September 9, 2021

September Antarctica 2021

In Residence The Great Escape

Photo credit: © Kelvin Trautman

It is a rare privilege to set foot on Antarctica’s ancient blue ice and immerse yourself in an otherworldly environment guaranteed to fascinate, challenge and change you. Antarctica is not to be trifled with; it is a vast, ancient world owned—and tamed—by no one. Parts of this ice-sheet continent have had continuous glacier cover for perhaps as long as 20 million years.

Just a five-hour flight by Gulfstream jet from Cape Town gets you to Wolf’s Fang ice runway in Queen Maud Land.

Photo credit: Wolf's Fang Cocktails & Canapes


The crystal air, remarkable light, the sculptural sweep of snow and ice, and the sharp mountain peaks of the Henriksen Nunataks that pierce through the glaciers envelop you. Expect to be dwarfed by the wild, austere majesty.
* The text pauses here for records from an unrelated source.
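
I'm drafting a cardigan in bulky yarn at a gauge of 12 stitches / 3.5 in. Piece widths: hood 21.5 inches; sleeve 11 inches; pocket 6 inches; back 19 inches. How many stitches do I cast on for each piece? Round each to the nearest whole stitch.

Rate = 12/3.5 = 3.429 sts per in.
hood: 21.5 × 3.429 = 73.71 → 74.
sleeve: 11 × 3.429 = 37.71 → 38.
pocket: 6 × 3.429 = 20.57 → 21.
back: 19 × 3.429 = 65.14 → 65.

hood 74; sleeve 38; pocket 21; back 65.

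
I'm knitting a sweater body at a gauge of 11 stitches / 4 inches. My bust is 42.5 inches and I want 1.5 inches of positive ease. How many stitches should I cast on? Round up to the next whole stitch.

Finished = 42.5 + 1.5 = 44 in.
11 / 4 = 2.75 sts per inch.
44.00 × 2.75 = 121.00 sts.

121 stitches.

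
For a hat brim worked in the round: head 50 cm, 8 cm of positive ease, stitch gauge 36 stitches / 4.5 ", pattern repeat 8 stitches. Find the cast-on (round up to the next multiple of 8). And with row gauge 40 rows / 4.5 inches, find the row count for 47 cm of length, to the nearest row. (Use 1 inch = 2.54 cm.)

Finished = 50 + 8 = 58 cm.
58 cm × 1/2.54 = 22.83 inches.
36/4.5 = 8 sts per in; 22.83 × 8 = 182.68 sts.
Next multiple of 8 → 184.
47 cm = 18.50 inches; × 8.889 = 164.48 → 164 rows.

Cast on 184 stitches; work 164 rows.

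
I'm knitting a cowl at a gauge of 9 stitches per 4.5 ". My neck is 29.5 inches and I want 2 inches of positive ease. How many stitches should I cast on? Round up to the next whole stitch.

63 stitches.

Finished = 29.5 + 2 = 31.5 in.
9 / 4.5 = 2 sts per inch.
31.50 × 2 = 63.00 sts.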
Antarctica’s landscapes are surreal and hauntingly beautiful. The luminous light in the ice tunnels whittled out beneath the Southern Ocean makes them a photographer’s dream. From the summit of a nunatak, the horizon is endless: the world’s largest ice sheet is the essence of infinity. The wind etches its stories into the shapes and forms of the frozen landscape, and the glacial meltwater rivers and streams form turquoise capillaries that undulate through the bright white snowscapes during the ephemeral Antarctic summer.
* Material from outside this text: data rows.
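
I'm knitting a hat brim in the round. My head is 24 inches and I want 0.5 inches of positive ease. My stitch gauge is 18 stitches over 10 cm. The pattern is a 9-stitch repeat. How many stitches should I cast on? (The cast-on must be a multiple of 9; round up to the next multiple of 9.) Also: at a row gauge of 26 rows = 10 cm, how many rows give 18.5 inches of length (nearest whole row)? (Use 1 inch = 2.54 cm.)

Finished = 24 + 0.5 = 24.5 inches.
24.5 inches × 2.54 = 62.23 cm.
18/10 = 1.8 sts per cm; 62.23 × 1.8 = 112.01 sts.
Next multiple of 9 → 117.
18.5 inches = 46.99 cm; × 2.6 = 122.17 → 122 rows.

Cast on 117 stitches; work 122 rows.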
From the warm cocoon of your base camp, each day brings new encounters and new wonders. Even now, reaching the southernmost point on Earth is a feat achieved by very few and it certainly is a once-in-a-lifetime adventure. A flight to the geographic South Pole brings you to the Amundsen-Scott South Pole station made famous by those legendary polar explorers.


Photo credit: © Marko Prezelj

For the wildlife lover, a day at the 28,000-strong colony of emperor penguins in Atka Bay—the largest penguin species is life-changing. Emperor penguins have no natural predators so are unafraid of humans, giving you the chance to immerse yourself in the noise and commotion of the colony. At the fringes, you may see predatory Southern Giant Petrels and South Polar Skuas, as well as Leopard and Wedder seals.
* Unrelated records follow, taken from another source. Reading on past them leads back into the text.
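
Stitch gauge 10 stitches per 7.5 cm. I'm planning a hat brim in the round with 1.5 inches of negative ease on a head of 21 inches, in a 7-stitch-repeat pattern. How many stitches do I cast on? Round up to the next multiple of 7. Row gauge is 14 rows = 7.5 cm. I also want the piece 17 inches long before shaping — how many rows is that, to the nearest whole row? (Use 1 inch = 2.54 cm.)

Cast on 70 stitches; work 81 rows.

Finished = 21 − 1.5 = 19.5 inches.
19.5 inches × 2.54 = 49.53 cm.
10/7.5 = 1.333 sts per cm; 49.53 × 1.333 = 66.04 sts.
Next multiple of 7 → 70.
17 inches = 43.18 cm; × 1.867 = 80.60 → 81 rows.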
Thrill-seekers will rise to the challenge of scaling blue-ice glaciers—formed millennia ago—or summiting a nunatak during rock-climbing expeditions guided by former world-champion climbers. Antarctica is not just for athletes, however. If ice climbing or abseiling down an ice wall are not on your bucket list, treks and exploration by ski or skidoo give you unprecedented access to this snowy wonderland. And there is enormous peace and serenity to be found in gentle hikes in these pristine surrounds. Listen out for the sounds of silence: from the wail of the wind to the ghostly singing of the vibrating ice shelf or the sharp cracks of breaking sea ice reverberating through the icy air. The Antarctic soundtrack is a phenomenon of its own: curiously compelling and one-hundred-percent natural.

The Antarctic season is short – these camps are accessible only in the southern hemisphere summer months of November to January, so book now.

Given the vagaries of the Antarctic weather, you must be based in Cape Town for at least two days before your scheduled departure date, ready for a weather gap. But who needs an excuse to visit this über-cool city? In Residence by Pieter Brundyn has exclusive-use villas to match the wow factor of Antarctica, albeit for completely different reasons – so speak to us to find your perfect match.


“But Antarctica is never just a journey. It’s in the nature of this remarkable place that traversing it is always about something more than the challenges of its geography.”
–Stanley Stewart, Condé Nast Traveler

“…I felt in awe of this place, of its scale, its splendour, its beauty. And with that awe, my own life, with all its anxieties and concerns, its minor triumphs and rather less minor failures, its pain and its hurts, shrank away.”  
–Stanley Stewart, Condé Nast Traveler

“I am haunted by Antarctica… Nothing prepares you for this place. It is a continent of superlatives—the coldest, driest, highest, windiest space on the planet. But its beauty is what will break your heart.”